ANTALYA

Antalya (formerly known as Adalia; from Pamphylian Greek: Αττάλεια Attália) is a city on the Mediterranean coast of southwestern Turkey. It is the capital city of Antalya Province. The population of the city is 775.157 (2007 census). The population of Antalya is 798.507 (2008 estimate). The city of Antalya corresponds to the lands of ancient Pamphylia to the east and Lycia to the west. Antalya has a Mediterranean climate. Situated on a cliff over the Mediterranean, Antalya is surrounded by mountains. Atatürk claimed that without [a] doubt Antalya is the most beautiful place in the world. Developments in tourism, starting in the 1970s, transformed the city into an international resort

In 150 BC Attalos II, king of Pergamon, founded the city of Attalia (present day Antalya) to base his powerful naval fleet. Later Antalya became part of the Roman Republic in 133 BC when King Attalos III of Pergamum willed his kingdom to Rome at his death and the city grew and prospered in the Ancient Roman period. Christianity started to spread in the region after 2nd century. Antalya was visited by Paul of Tarsus, as recorded in the Acts of the Apostles (Acts 14:25-26), (wherein Antalya is referred to as Attalia). St. Paul and St. Barnabas went to Antalya and sailed from there to Antioch after preaching in Pisidia and Pamphylia. The city later became a naval base for the Christian Crusades against the Muslims in the Levant and in Cyprus.
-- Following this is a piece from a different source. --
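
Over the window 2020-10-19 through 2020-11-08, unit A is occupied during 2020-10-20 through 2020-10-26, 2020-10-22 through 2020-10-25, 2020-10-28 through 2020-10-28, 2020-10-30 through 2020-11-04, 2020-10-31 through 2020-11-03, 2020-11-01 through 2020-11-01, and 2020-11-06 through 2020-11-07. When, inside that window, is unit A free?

2020-10-19 through 2020-10-19, 2020-10-27 through 2020-10-27, 2020-10-29 through 2020-10-29, 2020-11-05 through 2020-11-05, 2020-11-08 through 2020-11-08

After merging, the occupied span is 2020-10-20 through 2020-10-26, 2020-10-28 through 2020-10-28, 2020-10-30 through 2020-11-04, 2020-11-06 through 2020-11-07.
Complement within 2020-10-19 through 2020-11-08: 2020-10-19 through 2020-10-19, 2020-10-27 through 2020-10-27, 2020-10-29 through 2020-10-29, 2020-11-05 through 2020-11-05, 2020-11-08 through 2020-11-08.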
It was a major city in the Byzantine Empire. At the time of the ascension of John II Comnenus (1118) it was an isolated outpost against the Turks, accessible only by sea.. The following year, with the aid of his commander-in-chief John Axuch, John II drove the Turks from the land routes to Antalya and recconected the city with the rest of the empire.

The city, along with the whole region, was conquered by the Seljuk Turks in the early 13th century. The Arabic traveler Ibn Battuta who came to the city in between 1335-1340 noted:

“ From Alaya I went to Antaliya [Adalia], a most beautiful city. It covers an immense area, and though of vast bulk is one of the most attractive towns to be seen anywhere, besides being exceedingly populous and well laid out. Each section of the inhabitants lives in a separate quarter. The Christian merchants live in a quarter of the town known as the Mina [the Port], and are surrounded by a wall, the gates of which are shut upon them from without at night and during the Friday service. The Greeks, who were its former inhabitants, live by themselves in another quarter, the Jews in another, and the king and his court and Mamluks in another, each of these quarters being walled off likewise. The rest of the Muslims live in the main city. Round the whole town and all the quarters mentioned there is another great wall. The town contains orchards and produces fine fruits, including an admirable kind of apricot, called by them Qamar ad-Din, which has a sweet almond in its kernel. This fruit is dried and exported to Egypt, where it is regarded as a great luxury.

By the second half of the 17th century Evliya Çelebi recorded a city of narrow streets containing 3,000 houses in twenty Turkish neighbourhoods and four Greek. The town had grown beyond the city walls and the port could hold up to 200 boats.

In the 18th century, in common with most of Anatolia, its actual lord was a Dere Bey. The family of Tekke Oglu, domiciled near Perge, though reduced to submission in 1812 by Mahmud II, continued to be a rival power to the Ottoman governor till within the present generation, surviving by many years the fall of the other great Beys of Anatolia. The records of the Levant (Turkey) Company, which maintained an agency here till 1825, contain information as to the local Dere Beys.

In the 19th century the population of Antalya increased as Turks from the Caucasus and the Balkans moved into Anatolia. By 1911 it was a city of about 25,000 people, including many Christians and Jews, still living in separate quarters, round the walled mina or port. The port was served by coasting steamers of the local companies only. Antalya (then Adalia) was an extremely picturesque, but ill-built and backward place. The chief thing to see was the city wall, outside which runs a good and clean promenade and which survives to this day. The government offices and the houses of the better class were all outside the walls.

The city was briefly occupied by the Italians from the end of the First World War until the founding of the Turkish Republic in 1923.